Up to reducing $U \times V$, we can assume that $\partial_x^2f(x,y)$ is always symmetric definite positive when $(x,y) \in U \times V$. It implies that each $f(\varphi(y),y)$ is a local minima of $x \mapsto f(x,y)$. Let us show it is global and uniquely reached by contradiction, at least in a small enough neighborhood of $y_0$. Assume that there exists a sequence $y_n \rightarrow y_0$ such that for all $n$, there exists an $x_n$ verifing $f(x_n,y_n) \leqslant f(\varphi(y_n),y_n)$ and $x_n \neq \varphi(y_n)$. For $n$ large enough, $y_n \in V$, so $x_n \notin U$ (or else we would have $x_n = \varphi(y_n)$).
$f(\varphi(y_n),y_n) \rightarrow f(\varphi(y_0),y_0) = d(y_0)$ so $\limsup f(x_n,y_n) \leqslant d(y_0)$. By hypothesis, $x_n$ converges toward some $x \in A$ up to extraction. $f(x_n,y_n) \rightarrow f(x,y_0) \geqslant f(x_0,y_0)$ and $f(x_n,y_n) \leqslant f(x_0,y_n) \rightarrow f(x_0,y_0)$ thus $f(x_n,y_n) \rightarrow f(x,y_0) = f(x_0,y_0)$ and by uniqueness of $x_0$, we deduce that $x = x_0$, which contradicts the fact that for all $n$, $x_n \notin U$.
It proves by contradiction that for $y$ closed enough to $y_0$, $d(y) = f(\varphi(y),y) \neq f(x,y)$ if $x \neq \varphi(y)$. In particular, $d$ is $\mathcal{C}^1$ and, $$ \partial_yd(y) = \partial_xf(\varphi(y),y)\partial_y\varphi(y) + \partial_yf(\varphi(y),y) = \partial_yf(\varphi(y),y). $$ $\varphi$ is $\mathcal{C}^{k - 1}$ so is $y \mapsto (\varphi(y),y)$ and $\partial_yf$ is also $\mathcal{C}^{k - 1}$ thus by composition, $\partial_yd : y \mapsto \partial_yf(\varphi(y),y)$ is $\mathcal{C}^{k - 1}$. It proves that $d$ is $\mathcal{C}^k$ in a neighborhood of $y_0$.

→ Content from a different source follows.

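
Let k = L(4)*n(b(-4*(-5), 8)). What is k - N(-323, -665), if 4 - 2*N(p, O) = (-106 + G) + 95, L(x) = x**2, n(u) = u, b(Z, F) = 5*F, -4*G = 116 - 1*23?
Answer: 4967/8 ≈ 620.88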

And for the case that interests you, we have :
If $f : (x,y) \mapsto g(x) + h(x,y)$ like previously is such that $g$ is $\mathcal{C}^k$ and strongly convex with parameter $m > 0$ and $h$ is $\mathcal{C}^k$ and such that for all $y_0 \subset B$ compact, there exists a constant $m_{y_0} < m$ such that for all $x$, all the eigenvalues of $\partial_x^2h(x,y_0)$ are greater that $-m_{y_0}$, then $f$ verifies the hypothesis of the previous proposition at all $y_0 \in B$. In particular, $d$ is well defined and $\mathcal{C}^k$ on the whole $B$.

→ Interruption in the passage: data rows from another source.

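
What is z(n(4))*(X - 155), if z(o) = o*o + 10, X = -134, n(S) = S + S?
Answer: -21386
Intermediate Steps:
n(S) = 2*S
z(o) = 10 + o**2 (z(o) = o**2 + 10 = 10 + o**2)
z(n(4))*(X - 155) = (10 + (2*4)**2)*(-134 - 155) = (10 + 8**2)*(-289) = (10 + 64)*(-289) = 74*(-289) = -21386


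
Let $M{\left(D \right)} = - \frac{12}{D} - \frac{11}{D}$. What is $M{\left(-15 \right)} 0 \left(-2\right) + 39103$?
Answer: $39103$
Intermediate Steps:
$M{\left(D \right)} = - \frac{23}{D}$
$M{\left(-15 \right)} 0 \left(-2\right) + 39103 = - \frac{23}{-15} \cdot 0 \left(-2\right) + 39103 = \left(-23\right) \left(- \frac{1}{15}\right) 0 + 39103 = \frac{23}{15} \cdot 0 + 39103 = 0 + 39103 = 39103$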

All we have left to verify is that for all $y_0$, $x \mapsto f(x,y_0)$ reaches its minimum at only one point $x_0$ and that $\partial_x^2f(x_0,y_0)$ is non-degenerate. In fact, the hypothesis on $h$ clearly implies that $x \mapsto f(x,y_0)$ is strongly convex on $A$, which implies the wanted result.

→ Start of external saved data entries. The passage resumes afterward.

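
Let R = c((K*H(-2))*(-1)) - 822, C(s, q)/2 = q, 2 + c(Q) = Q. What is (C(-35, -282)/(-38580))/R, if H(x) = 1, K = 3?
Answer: -47/2658805 ≈ -1.7677e-5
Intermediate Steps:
c(Q) = -2 + Q
C(s, q) = 2*q
R = -827 (R = (-2 + (3*1)*(-1)) - 822 = (-2 + 3*(-1)) - 822 = (-2 - 3) - 822 = -5 - 822 = -827)
(C(-35, -282)/(-38580))/R = ((2*(-282))/(-38580))/(-827) = -564*(-1/38580)*(-1/827) = (47/3215)*(-1/827) = -47/2658805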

The only left case is when $f$ is $\mathcal{C}^1$, do we have $d$ $\mathcal{C}^1$ ? I think yes, and the formula $\partial_yd(y) = \partial_yf(\varphi(y),y)$ suggests that $f$ only needs to be continuous with respect to the first variable and $\mathcal{C}^1$ with respect to the second one (plus all the other technical hypothesis).